One of the most recent guests on The Confessional, which Bolz-Weber calls “a car wash for our secrets and shame,” was Rabbi Danya Ruttenberg, who came on to talk about reconciliation and forgiveness. She spent 20 minutes outlining the ideas of Maimonides, a medieval Jewish philosopher, on what he says are the five steps a person needs to take to be fully repented. I swear I am not religious, but I know a good lesson when I hear one, so stay with me. Ruttenberg says the five steps to forgiveness are as follows:

1. Confession

In order to really repent and express regret or remorse, the first thing you need to do is articulate the harm you did and do it in a public way that holds you accountable.

2. Transformation

Start the work to be better. Read a book, go to rehab, or try therapy. Take steps to change.

3. Amends

Make the hurt better through reparations.

4. Apology

Only after the first three steps do the words “I’m sorry” come into play.

5. Choosing Differently

If you have the chance to do the same harm but make a different choice, then you have done the work and have changed.
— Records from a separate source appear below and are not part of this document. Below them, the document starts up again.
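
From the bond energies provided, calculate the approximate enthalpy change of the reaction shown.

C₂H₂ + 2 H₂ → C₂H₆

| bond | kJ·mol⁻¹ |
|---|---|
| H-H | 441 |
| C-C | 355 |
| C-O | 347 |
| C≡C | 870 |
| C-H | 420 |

Bonds broken (reactants):
  C≡C: 1 × 870 = 870
  C-H: 2 × 420 = 840
  H-H: 2 × 441 = 882
  Σ(broken) = 2592 kJ
Bonds formed (products):
  C-C: 1 × 355 = 355
  C-H: 6 × 420 = 2520
  Σ(formed) = 2875 kJ
ΔH = Σ(broken) − Σ(formed) = 2592 − 2875 = −283 kJ

ΔH ≈ −283 kJ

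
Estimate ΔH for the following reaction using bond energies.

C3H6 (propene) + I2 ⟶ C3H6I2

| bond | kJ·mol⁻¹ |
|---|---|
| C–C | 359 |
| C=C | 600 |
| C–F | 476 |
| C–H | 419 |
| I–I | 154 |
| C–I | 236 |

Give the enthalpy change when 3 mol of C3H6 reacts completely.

ΔH = −231 kJ

Bonds broken (reactants):
  C–C: 1 × 359 = 359
  C–H: 6 × 419 = 2514
  C=C: 1 × 600 = 600
  I–I: 1 × 154 = 154
  Σ(broken) = 3627 kJ
Bonds formed (products):
  C–C: 2 × 359 = 718
  C–H: 6 × 419 = 2514
  C–I: 2 × 236 = 472
  Σ(formed) = 3704 kJ
ΔH = Σ(broken) − Σ(formed) = 3627 − 3704 = −77 kJ
For 3× the reaction as written: 3 × (−77) = −231 kJ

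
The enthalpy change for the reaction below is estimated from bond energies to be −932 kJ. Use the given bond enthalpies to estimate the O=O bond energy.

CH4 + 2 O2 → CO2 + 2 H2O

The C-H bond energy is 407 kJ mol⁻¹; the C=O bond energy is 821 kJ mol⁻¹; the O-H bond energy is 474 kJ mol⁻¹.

Let D be the O=O bond energy.
Σ(broken) = 4×407 + 2×D = 1628 + 2D
Σ(formed) = 2×821 + 4×474 = 3538
ΔH = Σ(broken) − Σ(formed) = (1628 + 2D) − (3538) = −1910 + 2D
Setting this equal to −932 kJ gives 2D = 978, so D = 489 kJ/mol.

D(O=O) ≈ 489 kJ/mol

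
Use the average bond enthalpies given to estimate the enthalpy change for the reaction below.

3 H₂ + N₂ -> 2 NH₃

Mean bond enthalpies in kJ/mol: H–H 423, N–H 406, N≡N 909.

Bonds broken (reactants):
  H–H: 3 × 423 = 1269
  N≡N: 1 × 909 = 909
  Σ(broken) = 2178 kJ
Bonds formed (products):
  N–H: 6 × 406 = 2436
  Σ(formed) = 2436 kJ
ΔH = Σ(broken) − Σ(formed) = 2178 − 2436 = −258 kJ

ΔH ≈ −258 kJ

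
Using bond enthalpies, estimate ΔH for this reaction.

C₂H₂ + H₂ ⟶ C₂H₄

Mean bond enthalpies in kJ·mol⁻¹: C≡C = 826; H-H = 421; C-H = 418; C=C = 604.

ΔH ≈ −193 kJ

Bonds broken (reactants):
  C≡C: 1 × 826 = 826
  C-H: 2 × 418 = 836
  H-H: 1 × 421 = 421
  Σ(broken) = 2083 kJ
Bonds formed (products):
  C-H: 4 × 418 = 1672
  C=C: 1 × 604 = 604
  Σ(formed) = 2276 kJ
ΔH = Σ(broken) − Σ(formed) = 2083 − 2276 = −193 kJ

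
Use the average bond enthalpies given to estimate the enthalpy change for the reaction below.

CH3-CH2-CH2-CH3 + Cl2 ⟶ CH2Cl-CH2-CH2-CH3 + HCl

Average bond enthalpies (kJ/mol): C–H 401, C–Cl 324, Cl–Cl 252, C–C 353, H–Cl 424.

ΔH ≈ −95 kJ

Bonds broken (reactants):
  C–C: 3 × 353 = 1059
  C–H: 10 × 401 = 4010
  Cl–Cl: 1 × 252 = 252
  Σ(broken) = 5321 kJ
Bonds formed (products):
  C–C: 3 × 353 = 1059
  C–Cl: 1 × 324 = 324
  C–H: 9 × 401 = 3609
  H–Cl: 1 × 424 = 424
  Σ(formed) = 5416 kJ
ΔH = Σ(broken) − Σ(formed) = 5321 − 5416 = −95 kJ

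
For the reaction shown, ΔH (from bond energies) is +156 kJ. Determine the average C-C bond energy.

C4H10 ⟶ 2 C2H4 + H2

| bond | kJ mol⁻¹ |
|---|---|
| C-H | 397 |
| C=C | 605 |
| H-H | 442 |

D(C-C) ≈ 338 kJ/mol

Let D be the C-C bond energy.
Σ(broken) = 3×D + 10×397 = 3970 + 3D
Σ(formed) = 8×397 + 2×605 + 1×442 = 4828
ΔH = Σ(broken) − Σ(formed) = (3970 + 3D) − (4828) = −858 + 3D
Setting this equal to +156 kJ gives 3D = 1014, so D = 338 kJ/mol.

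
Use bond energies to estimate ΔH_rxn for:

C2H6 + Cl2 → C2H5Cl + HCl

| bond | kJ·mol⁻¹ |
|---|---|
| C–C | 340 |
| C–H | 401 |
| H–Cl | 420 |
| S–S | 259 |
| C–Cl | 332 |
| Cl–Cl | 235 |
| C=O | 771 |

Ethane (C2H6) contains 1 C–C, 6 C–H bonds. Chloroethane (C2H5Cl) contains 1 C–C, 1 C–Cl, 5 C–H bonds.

Bonds broken (reactants):
  C–C: 1 × 340 = 340
  C–H: 6 × 401 = 2406
  Cl–Cl: 1 × 235 = 235
  Σ(broken) = 2981 kJ
Bonds formed (products):
  C–C: 1 × 340 = 340
  C–Cl: 1 × 332 = 332
  C–H: 5 × 401 = 2005
  H–Cl: 1 × 420 = 420
  Σ(formed) = 3097 kJ
ΔH = Σ(broken) − Σ(formed) = 2981 − 3097 = −116 kJ

ΔH ≈ −116 kJ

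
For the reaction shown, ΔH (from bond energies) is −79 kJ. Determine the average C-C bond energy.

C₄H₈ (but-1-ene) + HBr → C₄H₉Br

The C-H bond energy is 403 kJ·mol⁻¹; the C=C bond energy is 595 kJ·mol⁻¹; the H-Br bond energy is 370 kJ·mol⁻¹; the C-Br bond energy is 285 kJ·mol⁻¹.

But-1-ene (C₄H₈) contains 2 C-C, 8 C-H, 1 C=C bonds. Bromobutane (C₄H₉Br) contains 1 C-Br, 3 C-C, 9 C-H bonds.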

Until those steps are taken while keeping the victim at the center of the work, then reconciliation and forgiveness are hard to come by. I listened again as Ruttenberg talked about centering the victim. Maimonides said the focus always has to be on the harm done and how best to make it better. Forgiveness may never happen, but the person who did the harm needs to do everything possible to fix and reduce their mistakes. That may mean not showing up, respecting boundaries, and adhering to other requests a victim makes to help themself feel safe.
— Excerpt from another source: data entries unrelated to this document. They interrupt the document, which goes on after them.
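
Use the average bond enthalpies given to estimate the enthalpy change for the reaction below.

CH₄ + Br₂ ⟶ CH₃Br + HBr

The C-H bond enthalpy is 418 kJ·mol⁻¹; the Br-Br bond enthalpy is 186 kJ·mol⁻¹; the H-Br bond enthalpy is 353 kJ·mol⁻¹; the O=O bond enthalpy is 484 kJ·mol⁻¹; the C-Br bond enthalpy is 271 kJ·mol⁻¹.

Bonds broken (reactants):
  Br-Br: 1 × 186 = 186
  C-H: 4 × 418 = 1672
  Σ(broken) = 1858 kJ
Bonds formed (products):
  C-Br: 1 × 271 = 271
  C-H: 3 × 418 = 1254
  H-Br: 1 × 353 = 353
  Σ(formed) = 1878 kJ
ΔH = Σ(broken) − Σ(formed) = 1858 − 1878 = −20 kJ

ΔH ≈ −20 kJ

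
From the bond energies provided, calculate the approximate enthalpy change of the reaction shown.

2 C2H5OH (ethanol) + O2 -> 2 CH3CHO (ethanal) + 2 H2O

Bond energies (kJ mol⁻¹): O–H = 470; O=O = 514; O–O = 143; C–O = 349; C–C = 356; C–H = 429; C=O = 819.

Bonds broken (reactants):
  C–C: 2 × 356 = 712
  C–H: 10 × 429 = 4290
  C–O: 2 × 349 = 698
  O–H: 2 × 470 = 940
  O=O: 1 × 514 = 514
  Σ(broken) = 7154 kJ
Bonds formed (products):
  C–C: 2 × 356 = 712
  C–H: 8 × 429 = 3432
  C=O: 2 × 819 = 1638
  O–H: 4 × 470 = 1880
  Σ(formed) = 7662 kJ
ΔH = Σ(broken) − Σ(formed) = 7154 − 7662 = −508 kJ

ΔH ≈ −508 kJ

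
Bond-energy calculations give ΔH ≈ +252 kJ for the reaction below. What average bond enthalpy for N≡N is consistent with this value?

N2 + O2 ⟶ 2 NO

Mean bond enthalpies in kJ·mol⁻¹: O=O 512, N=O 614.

D(N≡N) ≈ 968 kJ/mol

Let D be the N≡N bond energy.
Σ(broken) = 1×D + 1×512 = 512 + D
Σ(formed) = 2×614 = 1228
ΔH = Σ(broken) − Σ(formed) = (512 + D) − (1228) = −716 + D
Setting this equal to +252 kJ gives D = 968 kJ/mol.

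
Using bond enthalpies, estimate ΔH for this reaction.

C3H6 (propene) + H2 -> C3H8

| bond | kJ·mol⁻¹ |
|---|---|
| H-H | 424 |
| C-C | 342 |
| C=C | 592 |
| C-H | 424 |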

It took 20 minutes to understand two years of my struggle. My mother hasn’t fully recognized my hurt and done the work to repair the harm she caused. She has focused more on her own pain than mine. And there are only so many apologies I can hear before I expect another reason to hear it. For too long, she was focused on her needs and on the belief that words were more powerful than actions. It’s still too hard for me to believe she has changed.

I appreciate my mother’s apology, but I am okay with leaving acceptance in purgatory. I am giving myself grace because I realized I haven’t been withholding forgiveness; I just haven’t seen, or believed in, my mother’s ability to repent.

I still hurt, and am going to allow myself to stay safe.